Crews work on a ship at the Naval Weapons Station Seal Beach. The station’s construction project could be affected by Trump’s funding of a new wall at the U.S.-Mexico border.
(Gregg Smith)

President Trump’s plan to pull funding from military construction projects to pay for a wall along the U.S.-Mexico border could delay more than $139 million in critical infrastructure funding for U.S. Naval Weapons Station Seal Beach in Orange County, officials said.

The station’s needs include replacing a 60-year-old ammunition pier, dredging Anaheim Bay and constructing missile storage warehouses.

The installation’s strategic importance is expected to increase in coming years because the Navy plans to base 60% of its ships in the Pacific by 2020, up from 40% a decade ago, according to a Navy study.

Seal Beach’s primary missions are to store ordnance for the Navy and Marine Corps, load and unload ammunition and maintain weapons on warships departing San Diego.
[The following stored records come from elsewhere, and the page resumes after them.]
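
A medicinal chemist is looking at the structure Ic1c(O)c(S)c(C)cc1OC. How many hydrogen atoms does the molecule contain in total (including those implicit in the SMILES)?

9

Walk through each heavy atom and fill implicit hydrogens from standard valence (C 4, N 3, O 2, S 2, halogen 1); for lowercase aromatic atoms, an aromatic c carries 1 H when it has two neighbours and 0 H with three, and aromatic n carries 0 H:
  atom 1: I (halogen, monovalent) → 0 H
  atom 2: aromatic c, 3 neighbours → 0 H
  atom 3: aromatic c, 3 neighbours → 0 H
  atom 4: O, bond orders sum to 1 (valence 2) → 1 H
  atom 5: aromatic c, 3 neighbours → 0 H
  atom 6: S, bond orders sum to 1 (valence 2) → 1 H
  atom 7: aromatic c, 3 neighbours → 0 H
  atom 8: C, bond orders sum to 1 (valence 4) → 3 H
  atom 9: aromatic c, 2 neighbours → 1 H
  atom 10: aromatic c, 3 neighbours → 0 H
  atom 11: O, bond orders sum to 2 (valence 2) → 0 H
  atom 12: C, bond orders sum to 1 (valence 4) → 3 H
Total hydrogens: 9.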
At the request of Sen. Jack Reed (D- R.I.), the Joint Chiefs of Staff released a list of military construction projects this week that could be used as funding sources for the border wall. Seal Beach’s earmarked funding was listed as an eligible source.

Gregg Smith, public affairs officer for the weapons station, said the base’s construction funds had only been identified as a potential source of border wall funding.
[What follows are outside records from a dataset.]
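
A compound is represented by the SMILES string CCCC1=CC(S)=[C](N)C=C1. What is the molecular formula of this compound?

Walk through each heavy atom and fill implicit hydrogens from standard valence (C 4, N 3, O 2, S 2, halogen 1):
  atom 1: C, bond orders sum to 1 (valence 4) → 3 H
  atom 2: C, bond orders sum to 2 (valence 4) → 2 H
  atom 3: C, bond orders sum to 2 (valence 4) → 2 H
  atom 4: C, bond orders sum to 4 (valence 4) → 0 H
  atom 5: C, bond orders sum to 3 (valence 4) → 1 H
  atom 6: C, bond orders sum to 4 (valence 4) → 0 H
  atom 7: S, bond orders sum to 1 (valence 2) → 1 H
  atom 8: C with explicit H count 0
  atom 9: N, bond orders sum to 1 (valence 3) → 2 H
  atom 10: C, bond orders sum to 3 (valence 4) → 1 H
  atom 11: C, bond orders sum to 3 (valence 4) → 1 H
Totals → C:9, H:13, N:1, S:1.

C9H13NS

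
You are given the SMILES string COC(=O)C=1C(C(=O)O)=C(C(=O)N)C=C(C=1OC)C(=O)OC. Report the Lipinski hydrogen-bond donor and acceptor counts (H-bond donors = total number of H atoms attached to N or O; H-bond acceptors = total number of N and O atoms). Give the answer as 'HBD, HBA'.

Donors: find every N or O and count the H atoms it carries.
  atom 2 (O): bond orders sum to 2 → 0 H
  atom 4 (O): bond orders sum to 2 → 0 H
  atom 8 (O): bond orders sum to 2 → 0 H
  atom 9 (O): bond orders sum to 1 → 1 H
  atom 12 (O): bond orders sum to 2 → 0 H
  atom 13 (N): bond orders sum to 1 → 2 H
  atom 17 (O): bond orders sum to 2 → 0 H
  atom 20 (O): bond orders sum to 2 → 0 H
  atom 21 (O): bond orders sum to 2 → 0 H
Lipinski HBD = 3.
Acceptors: N atoms = 1, O atoms = 8 → HBA = 9.

3, 9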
“Especially knowing that, it would definitely not be appropriate for me to speculate on potential impacts to the base or the Navy at this time,” he said.

U.S. Rep. Harley Rouda (D-Laguna Beach), whose district includes Seal Beach, wrote in a statement that Trump chose to veto a congressional resolution terminating his border emergency, defying the consensus of both parties in the House and the Senate.
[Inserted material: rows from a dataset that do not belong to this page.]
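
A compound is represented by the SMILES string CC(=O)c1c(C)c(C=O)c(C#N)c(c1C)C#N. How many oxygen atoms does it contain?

Scan the SMILES for O atoms (remember two-letter symbols like Cl and Br are single atoms).
Oxygen count: 2.

2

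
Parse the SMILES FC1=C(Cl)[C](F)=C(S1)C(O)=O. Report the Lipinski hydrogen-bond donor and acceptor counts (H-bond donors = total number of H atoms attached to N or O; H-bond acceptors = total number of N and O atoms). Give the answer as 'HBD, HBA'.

1, 2

Donors: find every N or O and count the H atoms it carries.
  atom 10 (O): bond orders sum to 1 → 1 H
  atom 11 (O): bond orders sum to 2 → 0 H
Lipinski HBD = 1.
Acceptors: N atoms = 0, O atoms = 2 → HBA = 2.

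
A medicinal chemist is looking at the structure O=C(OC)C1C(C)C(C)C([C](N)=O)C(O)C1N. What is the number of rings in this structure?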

“I will not sit still and let the president raid hundreds of millions from California disaster relief funding, and put $139 million more in military construction projects for Seal Beach’s brave service members and their families on the chopping block,” Rouda wrote.

The replacement of the ammunition pier is considered vital by the Navy because the pier was built prior to modern earthquake standards, and a major seismic event could halt operations.

Dredging Anaheim Bay and reconfiguring the turning basin will allow Seal Beach to serve larger amphibious assault ships, which currently have to be resupplied at sea by Marine Corps helicopters off Camp Pendleton.

To allow vehicles to access the new wharf, the Navy will build a causeway across the east side of the bay and create an entirely new public navigation channel for Huntington Harbour.


The Navy currently closes Anaheim Bay to public boating traffic while ships are entering or leaving the base.

The new navigation channel will eliminate the need for such closures, which can last for about an hour and a half, said Paul De Graw, commodore of the Huntington Harbour Yacht Club.

“The yacht club was excited about the option that they came up with because it separates the harbor from the naval base,” De Graw said. “The members of the yacht club would be disappointed if the project didn’t go through.”

It’s unclear when the Trump administration would tap specific military construction projects for funding and how it long it would take to restore funding to those projects.


If the Navy decides to move ahead with funding Seal Beach on schedule, construction crews could break ground later this year or in 2020.